The legal challenge, brought by asylum seekers along with the Public and Commercial Services Union, Care4Calais and Detention Action, began on Monday, September 5.
The Royal Courts of Justice hearing was expected to last for five days, with a second hearing brought by Asylum Aid due in October.
Decisions on both claims are expected at the same time but could take months, especially if either side appeals all the way up to the Supreme Court.

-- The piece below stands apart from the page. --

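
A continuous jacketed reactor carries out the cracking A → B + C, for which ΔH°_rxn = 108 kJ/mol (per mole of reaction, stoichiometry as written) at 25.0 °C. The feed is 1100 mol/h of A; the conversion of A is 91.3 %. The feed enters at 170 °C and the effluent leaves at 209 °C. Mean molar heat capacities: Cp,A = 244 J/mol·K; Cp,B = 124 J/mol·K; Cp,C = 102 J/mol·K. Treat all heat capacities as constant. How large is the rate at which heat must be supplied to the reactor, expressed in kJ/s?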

David Forbes of QARN said: "There is still a long road to travel."
Policy 'flies in face' of Refugee Convention
Fred Ashmore of the Quaker Asylum and Refugee Network said: "We in QARN steadfastly hope that this government will find a way to dump the Rwanda flights policy which flies in the face of the Refugee Convention as well as provoking outrage internationally."
Some newly arrived asylum seekers housed in hotels received letters in August threatening them with deportation to Rwanda, the Guardian reports, indicating that the Home Office plans a new deportation flight after the first was grounded on June 14 after legal action.
When the plan was introduced in June this year Quakers in Britain said that forced removals to Rwanda were the cruel fruits of policies of discrimination increasingly embedded into the practices of the British state.
Quakers and many others advocate for new, peaceful, safer routes of migration including the introduction of humanitarian visas and improved rules for family reunion.